Le jeudi 27 mars, au pavillon La Laurentienne, Maxime Steve Bégin,
étudiant à la maîtrise en anthropologie,
a prononcé une conférence sur ce sujet lors du
14e Colloque annuel du GÉTIC-CIÉRA (Groupe d'études
inuites et circumpolaires-Centre interuniversitaire d'études
et de recherches autochtones). Sa communication a porté
sur la période 1955-1965 de la station Fox Main et sur
l'influence qu'a eue cette installation sur le village inuit
d'Hall Beach fondé par la suite à quelques kilomètres
de là. Selon les saisons, entre 150 et 300 Nord-Américains,
très majoritairement Canadiens, travaillaient à
Fox Main. Au printemps dernier, Maxime Steve Bégin s'est
rendu à Hall Beach interviewer 17 aînés inuits,
dont cinq femmes. "De manière générale,
explique-t-il, on peut dire que la DEW Line a été
plutôt bien perçue. Cela a un peu ébranlé
mes convictions puisque, au départ, je pouvais difficilement
envisager la présence d'une installation militaire comme
quelque chose de bon."
De nouveaux repères
Maxime Steve Bégin a découvert que l'emplacement
de Fox Main avait été bien choisi. Il n'existait
alors aucun village ou campement saisonnier inuit à proximité.

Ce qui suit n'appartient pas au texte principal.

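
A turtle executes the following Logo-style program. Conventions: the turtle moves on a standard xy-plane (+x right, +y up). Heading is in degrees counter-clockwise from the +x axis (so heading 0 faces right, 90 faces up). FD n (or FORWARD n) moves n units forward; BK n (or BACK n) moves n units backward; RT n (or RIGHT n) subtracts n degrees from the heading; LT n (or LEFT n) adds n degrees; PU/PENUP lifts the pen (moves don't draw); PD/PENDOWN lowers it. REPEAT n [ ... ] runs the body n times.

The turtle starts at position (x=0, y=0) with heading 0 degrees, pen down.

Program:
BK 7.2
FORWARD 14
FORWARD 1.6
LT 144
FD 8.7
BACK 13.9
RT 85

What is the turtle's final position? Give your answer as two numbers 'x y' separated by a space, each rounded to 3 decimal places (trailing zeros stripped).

Executing turtle program step by step:
Start: pos=(0,0), heading=0, pen down
BK 7.2: (0,0) -> (-7.2,0) [heading=0, draw]
FD 14: (-7.2,0) -> (6.8,0) [heading=0, draw]
FD 1.6: (6.8,0) -> (8.4,0) [heading=0, draw]
LT 144: heading 0 -> 144
FD 8.7: (8.4,0) -> (1.362,5.114) [heading=144, draw]
BK 13.9: (1.362,5.114) -> (12.607,-3.056) [heading=144, draw]
RT 85: heading 144 -> 59
Final: pos=(12.607,-3.056), heading=59, 5 segment(s) drawn

Answer: 12.607 -3.056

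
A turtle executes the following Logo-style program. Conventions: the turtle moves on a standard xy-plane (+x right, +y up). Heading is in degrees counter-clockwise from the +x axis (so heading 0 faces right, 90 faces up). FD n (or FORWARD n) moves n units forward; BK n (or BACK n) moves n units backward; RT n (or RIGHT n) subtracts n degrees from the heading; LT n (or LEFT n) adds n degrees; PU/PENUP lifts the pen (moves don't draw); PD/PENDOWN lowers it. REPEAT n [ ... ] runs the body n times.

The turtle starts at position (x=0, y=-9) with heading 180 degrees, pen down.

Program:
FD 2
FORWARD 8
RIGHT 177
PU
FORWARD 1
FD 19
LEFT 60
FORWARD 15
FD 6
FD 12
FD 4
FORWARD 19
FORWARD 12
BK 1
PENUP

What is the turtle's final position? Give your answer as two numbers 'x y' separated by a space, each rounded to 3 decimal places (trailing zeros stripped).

Executing turtle program step by step:
Start: pos=(0,-9), heading=180, pen down
FD 2: (0,-9) -> (-2,-9) [heading=180, draw]
FD 8: (-2,-9) -> (-10,-9) [heading=180, draw]
RT 177: heading 180 -> 3
PU: pen up
FD 1: (-10,-9) -> (-9.001,-8.948) [heading=3, move]
FD 19: (-9.001,-8.948) -> (9.973,-7.953) [heading=3, move]
LT 60: heading 3 -> 63
FD 15: (9.973,-7.953) -> (16.782,5.412) [heading=63, move]
FD 6: (16.782,5.412) -> (19.506,10.758) [heading=63, move]
FD 12: (19.506,10.758) -> (24.954,21.45) [heading=63, move]
FD 4: (24.954,21.45) -> (26.77,25.014) [heading=63, move]
FD 19: (26.77,25.014) -> (35.396,41.943) [heading=63, move]
FD 12: (35.396,41.943) -> (40.844,52.635) [heading=63, move]
BK 1: (40.844,52.635) -> (40.39,51.744) [heading=63, move]
PU: pen up
Final: pos=(40.39,51.744), heading=63, 2 segment(s) drawn

Answer: 40.39 51.744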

On trouvait par contre des habitations semi-souterraines centenaires
sur le site, que les constructeurs ont fait l'effort de protéger.
Par ailleurs, la zone ne servait pas à la chasse puisque
le gravier n'attirait pas le caribou. À ses débuts,
Fox Main comprenait une tour d'une centaine de mètres
de hauteur ainsi que deux antennes paraboliques hautes de 20
mètres. Ces constructions aidaient aux chasseurs et voyageurs
inuits à se repérer sur le territoire. Après
1963, l'érection de deux antennes de 40 mètres
est venue consolider cette fonction de repère toujours
présente aujourd'hui.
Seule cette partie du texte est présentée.